Par Epytafe - 03-06-2011 04:05:24 - 6 commentaires

Un truc marrant au Japon, c’est la quantité de sollicitations sonores auxquelles nous sommes constamment soumis. Ici, tout parle. Les escaliers roulants vous avertissent au minimum des dangers encourus à les emprunter quand ils ne vous racontent pas en prime les beautés du supermarché dans lequel vous êtes entrés. Les ascenseurs font de même, les voitures vous disent bonjour quand vous mettez le contact et si vous passez par erreur trop prêt d’une caisse automatique de parking, vous allez sursauter quand elle vous demandera d’un ton autoritaire d’enfiler votre ticket. Sans compter les voitures de police et les ambulances toutes munies de puissants haut-parleurs. J’ai eu la chance d’habiter trois mois juste à côté d’un hôpital et j’ai entendu toutes les nuits les classiques sirènes entrecoupées de bruyant et péremptoires, bien qu’incompréhensibles, propos.

 

En plus de ce déluge continuel d’information qui parfois atteint des sommets de mauvais goût, quelques jardins zen de temples Kyotoïtes diffusent des informations qui gâchent quelque peu la nature profonde du lieu, au Japon, la diffusion de musique est omniprésente et parfois assez difficilement supportable. Je vous rappelle, par exemple, que Richard Claydermann est autant célèbre qu’aimé dans ce pays.

 

Non seulement les supermarchés, extrêmement nombreux ici, mais les parkings, les gares, les trains, les aéroports et même les salles de consultations des hôpitaux diffusent cette pop acidulée et terriblement douçâtre en continu. En mars, on entendait partout une reprise, en français du malheureusement immortel tube de France Gall, poupée de cire, poupée de son. L’original est à la base un peu pénible, mais repris avec un déluge d’électronique sucrée c’est inaudible. Si vous voulez une démo, essayer de youtuber AKB48....

 

Il y a ici une dualité difficile à comprendre pour un étranger de passage. La fréquentation régulière de Nara et Kyoto, dont la sublime harmonie des temples, sanctuaires et jardins m’a tant ébloui, additionné au plaisir intense ressenti à chacun des repas pris ici, que ce soit un bœuf de Kobé dans un grand restaurant ou un plat de nouille dans un bouiboui donne une image, selon moi justifiée, d’une recherche permanente de perfection absolue qui atteint peut-être son apogée dans la cérémonie du thé, rituel pluri-centenaire codifié dans ses moindres détails. Et, pour peu qu’on ne soit pas sourd on ajoute là-dessus une soupe insipide et continuelle qui rend encore plus étrange ce pays pour le visiteur.

 

Parfois pourtant, tout s’inverse et, pour quelques secondes on peut toucher le sublime du doigt, atteindre un état de grâce, tutoyer les anges. Fin mars, je pars courir, tôt le matin. Le soleil est là, il illumine le bord de mer et je m’offre une belle sortie.
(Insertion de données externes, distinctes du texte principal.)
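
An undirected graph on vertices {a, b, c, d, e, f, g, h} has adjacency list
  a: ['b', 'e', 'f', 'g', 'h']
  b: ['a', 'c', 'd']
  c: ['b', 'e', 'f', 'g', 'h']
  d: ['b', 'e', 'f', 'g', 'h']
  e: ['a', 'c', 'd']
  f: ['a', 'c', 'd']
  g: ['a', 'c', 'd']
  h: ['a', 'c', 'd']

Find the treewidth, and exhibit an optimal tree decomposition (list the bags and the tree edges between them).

Treewidth 3.
Bags: B1 = {a, b, c, d}  B2 = {a, c, d, e}  B3 = {a, c, d, h}  B4 = {a, c, d, g}  B5 = {a, c, d, f}
Tree: B1–B2, B2–B3, B3–B4, B4–B5

Every bag has size at most 4, so the width is 4 − 1 = 3 and tw(G) ≤ 3. For the lower bound: the 4 vertex sets {a,b}, {d,e}, {c}, {h} are disjoint, each induces a connected subgraph, and every pair is joined by at least one edge of G. Contracting each set to a single vertex therefore yields K_{4} as a minor, and since treewidth is minor-monotone, tw(G) ≥ tw(K_{4}) = 3. Hence tw(G) = 3 exactly.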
En voulant rentrer, je me trompe d’escaliers et me retrouve sous l’échangeur autoroutier. Pensant trouver un passage, je continue au milieu de multiples piliers de béton, barrières et terrains vagues lorsque j’entends de la musique. Je reconnais les feuilles mortes, pour être plus précis, une impro jazzy sur le thème des feuilles mortes. Intrigué, je continue dans la direction de la musique et j’arrive près d’un type, en costard qui joue du saxo pour les détritus et les piliers de béton, totalement seul, à sept heures du matin. Je m’arrête pour profiter de la beauté de l’instant mais quand le type me voit, il manifeste un évident mécontentement et interrompt sa mélodie. Alors je repars chercher ma route. Je le réentendrai quelques minutes plus tard, de l’autre côté d’une barrière.

 

Visiter un magasin de kimono est assez instructif. Les prix totalement prohibitifs m’ont ôté toutes envies de me recycler en geishas, mais il y a une logique dans le kimono qui peut sembler étrange à un européen. En Europe, si on apprécie une forme de beauté, on l’expose. Au Japon, on la cache. Les kimonos les plus beaux le sont de l’intérieur, les plus belles pièces de tissus sont contre la peau et les plus quelconques sont exposées. On peut même voir dans certains musés des kimonos anciens avec des scènes brodées mais à l’intérieur de l’habit.

 

Je ne suis pas sûr que cette tendance nippone de cacher l’essentiel de l’habillement ait quelque chose à voir avec cette attitude de ne jouer de la musique que caché, mais j’ai eu plusieurs fois l’occasion de voir, ou plutôt d’entendre, au gré de mes sorties càp, des musiciens talentueux qui jouaient seul. Une nuit de pleine lune, un gars jouait de la trompette sur la plage, loin de tout et de tous, il jouait du jazz aussi.

 

Le plus surprenant était peut-être un jeune type qui, je l’ai vu à deux reprises, arrivait avec une petite camionnette, déchargeait une table, deux platines, une tables de mixage, quelques amplis, deux immense baffles et mixait une techno plutôt énergique un moment pour lui seul, et les mouettes... Il faisait un bruit énorme, déplacer sont matos seul représentait un boulot conséquent mais je n’ai jamais vu qui que ce soit écouter, ou danser sur sa musique.

 

Un jour, je suis allé à Sakaï, village perdu du Kansaï dans lequel est né Sen-no Rikyu LE maître du thé, celui qui a définitivement codifié la cérémonie du thé il y a quelques centaines d’année. A Sakaï on trouve deux ou trois énormes tertres funéraires, un parc, un pavillon de thé où se déroule deux fois par jour une cérémonie du thé publique et un parc où les jeunes jouent au baseball et les vieux au croquet, au mah-jong ou pratiquent la gymnastique. C’est dans ce parc que j’ai entendu Amélie Poulain, plus exactement la B.O. de ce film jouée avec perfection à l’accordéon par un tout vieux japonais, qui tournait le dos au parc et au monde, dégageant une tristesse infinie en jouant cette musique face à un bosquet, pour les buissons et pour lui…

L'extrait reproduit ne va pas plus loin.